Singapore property market is always very interesting. There is a high degree of speculation and much of excess liquidity would always find their way into properties there.
Thanks to its clear cut policies and very stable currency, Singapore properties attract investors from HK, Brunei, Indonesia and Malaysia as well. Hence, when it is hot, it is very hot. When it is not it can go south very quickly.
Its a very brutal market place. One that is not so dependent on "employment" as a main factor - i.e. if you have jobs, you still can make the installment payments. In Singapore, the dominant factor in properties has to be speculative element. The investors that buy 2 or 3 lots per launch. For them, the jobs factor is not in calculation but rather more important to predict the flow of capital. Prices of private homes have fallen for the first time in four-and-a-half years. This marks the end to the property boom that started since 2004.
Consultants say prices are likely to keep falling well into next year. Overall prices of private homes slipped 1.8 per cent, after flattening out in the second quarter. Consultants called it a turning point after almost a year of deadlock between buyers and sellers. Citigroup analyst Wendy Koh predicts that high-end home prices will fall by 25 per cent, the mid-end by 15 per cent and mass market by 5 to 10 per cent.
On the jobs front, Singapore has been the strongest beneficiary of hedge funds setting up shop there. Thanks to proactive measures, many hedge funds have chosen Singapore as their base. The pollution in HK has also seen some relocations from HK to Singapore. The number of expatriates, in particular from India, have also boosted inherent property demand. The events over the last few weeks would have put a halt to many of the expatriate postings. The more severe effects have been from those linked to hedge funds.
A cursory glance would reveal that more than 50% have closed shop over the last few months, no kidding. More are likely to close due to a huge loss in assets under management, poor performance and redemptions. The fact that Singapore dollar has held up the best among major currencies will only cause many of those affected by the crisis to sell Singapore property first to get cold very hard cash. I mean, who would want to sell their OZ properties now if they were a foreign investor?
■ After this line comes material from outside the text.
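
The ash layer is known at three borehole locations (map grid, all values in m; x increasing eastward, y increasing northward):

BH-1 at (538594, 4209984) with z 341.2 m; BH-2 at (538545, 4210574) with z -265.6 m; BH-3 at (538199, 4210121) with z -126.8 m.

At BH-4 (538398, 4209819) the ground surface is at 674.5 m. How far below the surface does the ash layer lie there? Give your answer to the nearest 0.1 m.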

The last 4 years have seen the Singapore mid-high end market being beneficiary to the enbloc sale phenomenon. Older condominiums were sold enbloc for premiums (to prevailing market prices) from 50%-100%. This freed up a loy of capital and saw much of the seller buying back into the private high end market with their windfalls. The first 3 years were very profitable for these players as they could buy and sell for a quick 30% gain after just a few months. As usual, greed takes over and you will find the same buyer now having 2-4 such properties for speculation (they'd call it investments). How fast can you scale down to protect your capital? First out best dressed.
The other related problem is the ruling that you can pay 10% deposit and nothing till the property is completed. Well, that sounded like a great idea before. Now a lot of properties will be completed in 2009 and 2010 and even 2011. If you have that, you are like holding a call option until the property is completed. The danger is that many would still be able to make the installments but would you be happy to make the payments if your property by then had sunk by 20% in value? First out best dressed again.
Evidence that more downside is to come: a blogger went to a couple of launches and was given the aggressive sales pitch. As long as you can put down 30% as deposit, they can arrange for a line of credit amounting to your yearly income. Hint, hint! You know where this is going. Its almost like maxing out your credit card on cash advance to put as down payment, something's gotta give. Desperate times call for desperate measures.
Naturally, there will be a lot of those who will come in to defend that property prices won't fall by that much, and that things are different in Singapore. I would like to remind all that we are going through a massive de-leveraging process globally. There is a huge aversion to leverage and credit, and the first asset to get de-leveraged will always be property to individual investors. But you say that Asian players are not that affected by the US subprime and CDS crisis. Really?? Asian markets have already tried to factor in the massive downswing. Asian markets have actually fallen more than the US markets dollar for dollar, and if you take in the dollar effect, the market cap loss is even higher. As you all know, Asian economies are tied very closely to their stockmarkets. Many have been able to avert the large losses as there was plenty of time to scale down your stock holdings, almost all could see the correction before it actually happened. Safe to say that the huge wipeout in market values over the last 6 months have been on institutional investors and die-hard traders only. Most of the individual investors have largely been unhurt.
Having said that, most of the rich individuals with substantial equity portfolio have seen their value being decimated. Though they may still have cash and not reached pauper status yet. Their net worth may have shrunk by 50%, just ask Lee Shin Cheng or Lim Kok Thay. Try and sell them a few Sails condo, they would wave you off as being stupid,.... unless it was at least 30% cheaper.
It is very hard to write negatively about properties, even for consultants, journalists and analysts, as most have properties of their own, and would be loathed to write anything bad about it. So, beware of those who try to mount a defensive argument.